Our reliance on network infrastructure continues to grow, especially with the acceleration of Big Data and IoT. This demands even denser infrastructure as more data traverses networks, with much of the processing occurring at the distributed edge. Without an Out-of-band (OOB) management system, even small problems can cause havoc, leading to significant downtime, lost revenue and brand damage.

Any range of problems can start the count-down to an outage storm. Cable interconnects (copper or fiber), power supplies, switches, dense compute chassis, storage arrays, and air-conditioning are just a few potential sources of pain. Most of these network elements are increasing in complexity, running sophisticated software stacks and susceptible to bugs, exploits, cyber-attacks or environmental issues.

Out-of-band management appliances such as terminal and console servers have helped network designers and administrators avert disasters for more than 25 years, giving access to a node’s serial (RS232) console port to get it operational again or perform a firmware upgrade.

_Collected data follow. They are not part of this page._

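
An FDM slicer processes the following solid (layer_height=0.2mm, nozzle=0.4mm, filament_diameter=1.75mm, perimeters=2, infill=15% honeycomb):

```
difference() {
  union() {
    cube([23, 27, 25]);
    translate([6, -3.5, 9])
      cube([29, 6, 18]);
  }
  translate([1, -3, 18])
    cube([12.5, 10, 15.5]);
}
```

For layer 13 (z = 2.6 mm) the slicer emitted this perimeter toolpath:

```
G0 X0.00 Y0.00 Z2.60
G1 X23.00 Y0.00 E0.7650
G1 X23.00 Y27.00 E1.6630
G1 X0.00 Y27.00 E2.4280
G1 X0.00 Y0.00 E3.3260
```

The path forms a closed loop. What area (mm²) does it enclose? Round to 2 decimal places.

Apply the shoelace formula to the sequence of (X, Y) vertices; enclosed area = 621.00 mm².

621.00 mm²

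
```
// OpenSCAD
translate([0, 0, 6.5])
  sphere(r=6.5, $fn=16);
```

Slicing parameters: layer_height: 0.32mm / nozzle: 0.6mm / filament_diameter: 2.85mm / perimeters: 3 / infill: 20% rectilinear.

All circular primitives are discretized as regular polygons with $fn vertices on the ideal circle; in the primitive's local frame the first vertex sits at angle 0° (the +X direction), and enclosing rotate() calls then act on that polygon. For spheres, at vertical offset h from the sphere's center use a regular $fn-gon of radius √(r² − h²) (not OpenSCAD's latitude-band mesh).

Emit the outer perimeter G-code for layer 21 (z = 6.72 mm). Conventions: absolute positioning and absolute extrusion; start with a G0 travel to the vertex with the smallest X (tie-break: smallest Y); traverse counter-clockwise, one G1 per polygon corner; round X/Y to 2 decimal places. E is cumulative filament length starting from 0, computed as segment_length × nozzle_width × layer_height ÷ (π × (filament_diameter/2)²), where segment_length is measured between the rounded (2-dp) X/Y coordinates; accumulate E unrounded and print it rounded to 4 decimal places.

G0 X-6.50 Y0.00 Z6.72
G1 X-6.00 Y-2.49 E0.0764
G1 X-4.59 Y-4.59 E0.1526
G1 X-2.49 Y-6.00 E0.2287
G1 X0.00 Y-6.50 E0.3051
G1 X2.49 Y-6.00 E0.3816
G1 X4.59 Y-4.59 E0.4577
G1 X6.00 Y-2.49 E0.5338
G1 X6.50 Y0.00 E0.6103
G1 X6.00 Y2.49 E0.6867
G1 X4.59 Y4.59 E0.7628
G1 X2.49 Y6.00 E0.8390
G1 X0.00 Y6.50 E0.9154
G1 X-2.49 Y6.00 E0.9918
G1 X-4.59 Y4.59 E1.0680
G1 X-6.00 Y2.49 E1.1441
G1 X-6.50 Y0.00 E1.2205

At z = 6.72 mm: the r=6.5 sphere contributes a regular 16-gon of circumradius √(6.5²−0.22²) = 6.496. The outline is a single polygon with 16 vertices. Extrusion per mm of travel: 0.6 × 0.32 / (π × 1.425²) = 0.030097. Accumulating E over each segment gives final E = 1.2205.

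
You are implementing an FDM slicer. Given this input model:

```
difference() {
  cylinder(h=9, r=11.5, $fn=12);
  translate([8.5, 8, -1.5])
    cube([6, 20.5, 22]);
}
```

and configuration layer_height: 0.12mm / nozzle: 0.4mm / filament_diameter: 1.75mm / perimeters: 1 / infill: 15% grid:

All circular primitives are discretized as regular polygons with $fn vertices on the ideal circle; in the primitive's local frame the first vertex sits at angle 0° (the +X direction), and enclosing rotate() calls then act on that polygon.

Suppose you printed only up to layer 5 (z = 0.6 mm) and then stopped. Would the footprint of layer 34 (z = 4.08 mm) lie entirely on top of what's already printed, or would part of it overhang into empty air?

entirely on top

Compare the two slices. At z = 0.6: the r=11.5 cylinder gives a regular 12-gon of circumradius 11.5 (constant along its height) (area = (12/2)·11.500²·sin(360°/12) = 396.75 mm²); the cube at (8.5, 8) is present — its section is the full 6×20.5 rectangle (area 123.00 mm²); Taking the first minus the rest: starting from the r=11.5 cylinder (396.75 mm²), the 6×20.5 cube at (8.5, 8) misses the remaining region (no effect) — area = 396.75 mm². At z = 4.08: the r=11.5 cylinder contributes a regular 12-gon of circumradius 11.5 (area = (12/2)·11.500²·sin(360°/12) = 396.75 mm²); the 6×20.5 cube at (8.5, 8) contributes its full rectangle (area 123.00 mm²); After the difference (first − rest): starting from the r=11.5 cylinder (396.75 mm²), the 6×20.5 cube at (8.5, 8) misses the remaining region (no effect) — area = 396.75 mm². Checking containment: the cross-section at z = 4.08 is a subset of the cross-section at z = 0.6.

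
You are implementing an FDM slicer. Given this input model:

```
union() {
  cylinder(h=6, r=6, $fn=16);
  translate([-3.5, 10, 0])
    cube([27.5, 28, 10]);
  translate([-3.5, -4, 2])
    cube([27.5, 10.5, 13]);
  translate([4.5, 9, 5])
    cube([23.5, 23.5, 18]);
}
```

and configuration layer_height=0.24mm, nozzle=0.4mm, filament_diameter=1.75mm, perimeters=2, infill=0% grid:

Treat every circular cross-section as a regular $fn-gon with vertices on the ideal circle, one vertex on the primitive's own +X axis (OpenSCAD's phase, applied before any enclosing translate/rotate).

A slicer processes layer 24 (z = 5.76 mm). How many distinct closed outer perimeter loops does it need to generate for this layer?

At z = 5.76 mm: the r=6 cylinder contributes a regular 16-gon of circumradius 6; the 27.5×28 cube at (-3.5, 10) contributes its full rectangle; the cube at (-3.5, -4) (footprint 27.5×10.5) is included at this height; the cube at (4.5, 9) (footprint 23.5×23.5) is included at this height; Combining (union): the regions partially overlap (shared area 521.47 mm²), so overlapping operands fuse into one piece — 2 connected regions. The result has 2 disconnected regions.

2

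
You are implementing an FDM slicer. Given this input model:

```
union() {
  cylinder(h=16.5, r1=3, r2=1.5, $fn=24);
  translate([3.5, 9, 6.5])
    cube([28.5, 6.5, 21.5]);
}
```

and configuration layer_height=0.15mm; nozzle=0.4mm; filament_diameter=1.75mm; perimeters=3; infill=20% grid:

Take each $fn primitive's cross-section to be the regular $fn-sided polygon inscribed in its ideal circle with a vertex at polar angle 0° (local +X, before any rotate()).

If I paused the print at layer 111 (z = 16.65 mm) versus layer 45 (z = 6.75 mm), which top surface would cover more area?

Layer 111 (z = 16.65): the cone is not intersected at this z (z outside [0, 16.5]); the cube at (3.5, 9) (footprint 28.5×6.5) is included at this height (area 185.25 mm²); Combining (union): only the 28.5×6.5 cube at (3.5, 9) is present, so the union is just that shape — area = 185.25 mm². So its area = 185.25 mm². Layer 45 (z = 6.75): the cone contributes a regular 24-gon of circumradius 2.386 (interpolated between r1=3 and r2=1.5 at t=0.409) (area = (24/2)·2.386²·sin(360°/24) = 17.69 mm²); the cube at (3.5, 9) is present — its section is the full 28.5×6.5 rectangle (area 185.25 mm²); Combining (union): the 2 present regions are separate (no shared area or edge), so areas and boundary lengths simply add and each stays a separate island — area = 202.94 mm². So its area = 202.94 mm². Layer 45 is larger (202.94 vs 185.25 mm²).

layer 45 (z = 6.75 mm)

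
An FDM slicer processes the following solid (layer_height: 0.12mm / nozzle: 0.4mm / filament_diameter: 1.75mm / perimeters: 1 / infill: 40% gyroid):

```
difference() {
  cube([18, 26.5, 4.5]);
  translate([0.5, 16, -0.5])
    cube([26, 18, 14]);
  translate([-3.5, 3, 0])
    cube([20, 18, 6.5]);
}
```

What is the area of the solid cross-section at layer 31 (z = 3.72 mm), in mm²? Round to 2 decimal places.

76.25 mm²

At z = 3.72 mm: the cube is present — its section is the full 18×26.5 rectangle (area 477.00 mm²); the cube at (0.5, 16) (footprint 26×18) is included at this height (area 468.00 mm²); the cube at (-3.5, 3) is present — its section is the full 20×18 rectangle (area 360.00 mm²); Subtracting the remaining from the first: starting from the 18×26.5 cube (477.00 mm²), the 26×18 cube at (0.5, 16) partially overlaps it — only the 183.75 mm² overlap (of its 468.00 mm²) is removed, clipping the outline; the 20×18 cube at (-3.5, 3) partially overlaps it — only the 217.00 mm² overlap (of its 360.00 mm²) is removed, clipping the outline — area = 76.25 mm². Overall, the cross-section has 2 separate islands. Net area = 76.25 mm².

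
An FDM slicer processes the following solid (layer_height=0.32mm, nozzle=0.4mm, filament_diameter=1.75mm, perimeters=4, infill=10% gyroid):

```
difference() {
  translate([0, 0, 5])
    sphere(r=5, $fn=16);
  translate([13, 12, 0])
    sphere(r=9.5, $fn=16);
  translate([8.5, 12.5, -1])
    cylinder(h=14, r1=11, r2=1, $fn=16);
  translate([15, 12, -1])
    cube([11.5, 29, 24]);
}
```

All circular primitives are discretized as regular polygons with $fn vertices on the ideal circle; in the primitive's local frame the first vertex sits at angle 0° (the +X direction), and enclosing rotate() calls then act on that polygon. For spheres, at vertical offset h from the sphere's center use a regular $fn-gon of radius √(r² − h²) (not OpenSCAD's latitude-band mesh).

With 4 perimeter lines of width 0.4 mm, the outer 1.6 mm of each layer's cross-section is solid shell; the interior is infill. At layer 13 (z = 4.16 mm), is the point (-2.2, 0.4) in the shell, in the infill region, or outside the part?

At z = 4.16 mm: the sphere: section is a regular 16-gon, circumradius = √(r²−h²) = √(5²−0.84²) = 4.929; the sphere at (13, 12): section is a regular 16-gon, circumradius = √(r²−h²) = √(9.5²−4.16²) = 8.541; the cone at (8.5, 12.5) (r1=11→r2=1) has section circumradius 7.314 here — a regular 16-gon; the 11.5×29 cube at (15, 12) contributes its full rectangle; Taking the first minus the rest: starting from the r=5 sphere, the r=9.5 sphere at (13, 12) misses the remaining region (no effect); the cone at (8.5, 12.5) misses the remaining region (no effect); the 11.5×29 cube at (15, 12) misses the remaining region (no effect) — 1 connected region. Overall, the cross-section is a single solid region. The nearest boundary edge runs (-4.93, 0.00)→(-4.55, 1.89); distance from the point to it = 2.60 mm. The point is inside the cross-section and 2.60 mm from the nearest boundary — more than the 1.6 mm shell width (4 × 0.4), so it's in the infill interior.

infill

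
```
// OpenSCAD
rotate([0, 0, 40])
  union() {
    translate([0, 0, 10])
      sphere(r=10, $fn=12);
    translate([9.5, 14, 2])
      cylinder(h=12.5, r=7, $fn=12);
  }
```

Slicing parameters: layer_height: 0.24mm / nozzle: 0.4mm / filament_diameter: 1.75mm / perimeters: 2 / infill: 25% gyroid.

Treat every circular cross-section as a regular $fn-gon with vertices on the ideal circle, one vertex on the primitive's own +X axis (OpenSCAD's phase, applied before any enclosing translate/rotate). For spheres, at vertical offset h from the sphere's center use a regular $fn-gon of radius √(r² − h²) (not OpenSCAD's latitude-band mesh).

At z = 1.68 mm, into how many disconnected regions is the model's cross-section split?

At z = 1.68 mm: the r=10 sphere slices to a regular 12-gon of circumradius 5.548 (√(r²−h²) with h=8.32 from center); the cylinder at (9.5, 14) is absent (z outside [2, 14.5]); Merging all regions: only the r=10 sphere is present, so the union is just that shape — 1 connected region; (rotated 40° about Z; rotation is an isometry so areas/perimeters/island counts are preserved). The result has 1 disconnected region.

1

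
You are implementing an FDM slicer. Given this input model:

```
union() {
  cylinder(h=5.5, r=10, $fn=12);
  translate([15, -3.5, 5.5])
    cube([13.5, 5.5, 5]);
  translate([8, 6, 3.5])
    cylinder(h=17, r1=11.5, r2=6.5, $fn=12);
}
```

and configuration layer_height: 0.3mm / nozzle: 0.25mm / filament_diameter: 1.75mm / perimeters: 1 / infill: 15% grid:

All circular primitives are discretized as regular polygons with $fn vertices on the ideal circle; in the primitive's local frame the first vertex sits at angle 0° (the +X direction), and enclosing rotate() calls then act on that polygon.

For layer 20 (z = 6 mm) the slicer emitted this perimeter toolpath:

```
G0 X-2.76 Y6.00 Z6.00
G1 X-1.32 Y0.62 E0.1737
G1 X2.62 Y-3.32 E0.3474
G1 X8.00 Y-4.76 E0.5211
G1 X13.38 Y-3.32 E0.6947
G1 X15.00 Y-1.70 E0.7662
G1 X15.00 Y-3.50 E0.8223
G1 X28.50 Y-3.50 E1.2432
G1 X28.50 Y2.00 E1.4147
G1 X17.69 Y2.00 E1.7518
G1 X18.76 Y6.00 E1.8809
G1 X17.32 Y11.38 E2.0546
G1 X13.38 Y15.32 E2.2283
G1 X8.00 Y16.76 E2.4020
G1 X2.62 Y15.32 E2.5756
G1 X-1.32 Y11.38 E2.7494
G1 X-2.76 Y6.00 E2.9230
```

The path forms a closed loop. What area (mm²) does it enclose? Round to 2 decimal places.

415.49 mm²

Apply the shoelace formula to the sequence of (X, Y) vertices; enclosed area = 415.49 mm².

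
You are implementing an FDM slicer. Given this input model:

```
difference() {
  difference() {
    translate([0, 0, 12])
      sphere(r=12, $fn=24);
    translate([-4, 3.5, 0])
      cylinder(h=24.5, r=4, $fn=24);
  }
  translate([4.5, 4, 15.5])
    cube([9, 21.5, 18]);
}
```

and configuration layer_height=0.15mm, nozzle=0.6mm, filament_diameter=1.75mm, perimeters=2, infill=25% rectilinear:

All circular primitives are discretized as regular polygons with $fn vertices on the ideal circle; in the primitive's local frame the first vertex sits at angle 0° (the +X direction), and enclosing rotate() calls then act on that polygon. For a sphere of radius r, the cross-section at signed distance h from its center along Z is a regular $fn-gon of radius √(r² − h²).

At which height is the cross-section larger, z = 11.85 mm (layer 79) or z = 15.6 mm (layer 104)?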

But access to system console ports has changed in the last decade. The humble serial console port is not the only option. More systems and devices are deploying USB and Ethernet management ports. This move was fueled by deletion of serial ports on laptops which were often used as onsite crash-carts. Now USB ports reign supreme, so many switches and routers have a USB or serial or both consoles.

Sophisticated, software-defined network devices may now employ separate control-plane elements (x86 server blade, Ethernet MGT port, possibly motherboard or lights-out controllers) and data-plane elements (ASICS and ARM SoCs with serial or USB console). Each often has a different management port but within the same chassis.

It’s now more challenging for network designers, installers and maintainers to anticipate the mix of console port types, and decide on a management appliance, hubs and switches to suit every environment. Nowadays, systems  are sourced from a range of traditional full service hardware vendors and white-box vendors (branded or ODM), and so relying on there being a serial console port on every device, is now risky. But adding extra USB hubs and Ethernet switches in the management infrastructure is not ideal, since this introduces more points of failure.

To protect installations from outage storms and eliminate the chance of new devices having a console port type that you didn’t anticipate, Opengear has released a range of mixed console port infrastructure managers and resilience gateways. They provide both serial and USB console support (IM7216-24U) or serial and Ethernet console support (IM7216-24E), or in some cases, all three of them (ACM7004-5).

These models eliminate the need for extra management switches and USB hubs for medium and high density applications and save on space and power consumption and being integrated, add an extra level of reliability.

With the widening variety of console and device management ports on new network, storage, compute and power devices, whenever the storm hits, Opengear has the port you need.